I senatori hanno infatti supportato un'iniziativa cittadina per cambiare la definizione della famiglia nella costituzione del paese.
Coalitia pentru Familie, un'associazione di ong volta a preservare la famiglia tradizionale, ha raccolto tre milioni di firme nel 2016.
La loro petizione chiedeva un voto a livello nazionale per cambiare la definizione di unione esistente tra i "coniugi", neutrale dal punto di vista del genere, a una definizione più stretta rigorosamente tra "un uomo e una donna".
I senatori hanno appoggiato martedì la richiesta referendaria con 107 voti contro 13 e la proposta passerà ora alla Corte Costituzionale rumena. Se otterrà il via libera, si voterà domenica 7 ottobre.
Vlad Viski, direttore esecutivo del gruppo Lgbt MozaiQ, ha detto: "La comunità Lgbt in Romania e implicitamente MozaiQ considera immorale il referendum per vietare i matrimoni gay".
"Il tentativo di cambiare la Costituzione rumena muove la Romania in una direzione illiberale e ha legami diretti con la destra religiosa americana che sta cercando di diffondere le sue politiche basate sull'odio in tutta l'Europa orientale, come ha già fatto in Croazia e Slovacchia, dove si sono svolti simili referendum nel 2013 e 2015".
"Non approveremo questo referendum attraverso la nostra presenza e raccomanderemo alle persone di non votare.
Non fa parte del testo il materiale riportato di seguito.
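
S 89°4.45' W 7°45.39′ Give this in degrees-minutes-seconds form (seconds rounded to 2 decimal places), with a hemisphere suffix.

φ: 4.45000′ → 4′ and 0.45000 × 60 = 27.0000″
Lon: 45.39000′ → 45′ and 0.39000 × 60 = 23.4000″

89°04′27.00″ S, 7°45′23.40″ W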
Questo referendum porta solo ad una maggiore emarginazione e discriminazione contro la comunità Lgbt".
"I matrimoni omosessuali o le unioni civili sono già illegali in Romania e il referendum è un tentativo di garantire che ciò non cambi."
Questo giunge dopo un'ondata di legalizzazione dei matrimoni omosessuali in vari paesi europei dall'inizio degli anni 2000.
A giugno, la Corte di giustizia dell'Unione europea ha stabilito che gli stati membri che non hanno legalizzato il matrimonio omosessuale devono comunque offrire ai coniugi dello stesso sesso diritti di residenza uguali a quelli delle coppie eterosessuali.